For the full-time professors that remain, their work has intensified and become increasingly bureaucratised. Compliance with increasingly demanding accountability measures and assessment exercises eat up more and more time and energy. Behind it all lays the pressure to increase academic productivity, even if much of what academics do is difficult or impossible to measure in any simple or precise way.
Meanwhile, when it comes to academic research the funding emphasis and accountability requirements are increasingly focused on areas of predicted commercial potential. True, the economic benefits of investments in university-based research are well documented. However, these benefits can be fully realised only if policymakers recognise that good research doesn’t emerge from political diktats. As the Canadian experience reveals, dangers arise when government ignores the warnings of the scientific community and binds research too closely to economic needs.
Compared with the US, more than twice the percentage of Canada’s university research is funded by industry.
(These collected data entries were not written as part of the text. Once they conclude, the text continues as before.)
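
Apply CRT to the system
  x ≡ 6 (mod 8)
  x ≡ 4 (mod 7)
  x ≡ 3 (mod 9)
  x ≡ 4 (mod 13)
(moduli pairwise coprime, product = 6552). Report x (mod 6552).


Product of moduli M = 8 · 7 · 9 · 13 = 6552.
Merge one congruence at a time:
  Start: x ≡ 6 (mod 8).
  Combine with x ≡ 4 (mod 7); new modulus lcm = 56.
    Write x = 6 + 8·t and substitute into x ≡ 4 (mod 7): 8·t ≡ 4 − 6 = -2 (mod 7).
    Reduce coefficients mod 7: 1·t ≡ 5 (mod 7).
    So t ≡ 5 (mod 7).
    Then x = 6 + 8·5 = 46, valid modulo lcm(8, 7) = 56: x ≡ 46 (mod 56).
  Combine with x ≡ 3 (mod 9); new modulus lcm = 504.
    Write x = 46 + 56·t and substitute into x ≡ 3 (mod 9): 56·t ≡ 3 − 46 = -43 (mod 9).
    Reduce coefficients mod 9: 2·t ≡ 2 (mod 9).
    The inverse of 2 mod 9 is 5 (since 2·5 = 10 = 1·9 + 1), so t ≡ 5·2 = 10 ≡ 1 (mod 9).
    Then x = 46 + 56·1 = 102, valid modulo lcm(56, 9) = 504: x ≡ 102 (mod 504).
  Combine with x ≡ 4 (mod 13); new modulus lcm = 6552.
    Write x = 102 + 504·t and substitute into x ≡ 4 (mod 13): 504·t ≡ 4 − 102 = -98 (mod 13).
    Reduce coefficients mod 13: 10·t ≡ 6 (mod 13).
    The inverse of 10 mod 13 is 4 (since 10·4 = 40 = 3·13 + 1), so t ≡ 4·6 = 24 ≡ 11 (mod 13).
    Then x = 102 + 504·11 = 5646, valid modulo lcm(504, 13) = 6552: x ≡ 5646 (mod 6552).
Verify against each original: 5646 mod 8 = 6, 5646 mod 7 = 4, 5646 mod 9 = 3, 5646 mod 13 = 4.

x ≡ 5646 (mod 6552).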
This has accelerated in recent years as the government has tied more research funding to the ability of researchers to leverage private sector matching funding.
The result has been a drastic reorientation of large swaths of scientific research. The obsession with commercialisation has narrowed the research agenda and undermined the integrity and independence of the academy. And it ignores a basic truth: that the world’s most important scientific discoveries typically have come from basic research.
Commercialisation has distorted research priorities in ways that do not serve the public interest. Medical researchers have warned that the focus on market outcomes has encouraged a misguided emphasis on research that produces minor modifications to existing drugs and devices, rather than fundamental explorations of illness and its prevention.
Meanwhile, in this new age of austerity, the Canadian government is becoming more aggressive in targeting funding at projects that it believes will produce the biggest bang for its buck. In effect, it is trying to pick the winners and losers in university research, bypassing peer review of research proposals. In doing so, our politicians are destroying what is unique about higher education institutions.
As John Polyani, Canada’s best-known scientist and a Nobel laureate, has remarked, universities are the sole institutions in our societies that have a mandate to pursue knowledge for its own sake. If they are to serve the public interest, they must be free from government and industry interference.
Almost everywhere today politicians, policymakers and institutional leaders think of the major challenge facing universities and colleges primarily or even solely as one of physical infrastructure — of ensuring there are classrooms, labs and buildings. Faculty and staff — the intellectual infrastructure — is either neglected or, worse yet, blamed for the failings of higher education. In truth, it is exactly the opposite. If higher education is to achieve what we expect of it, we must turn attention to restoring and reinvigorating the academic profession.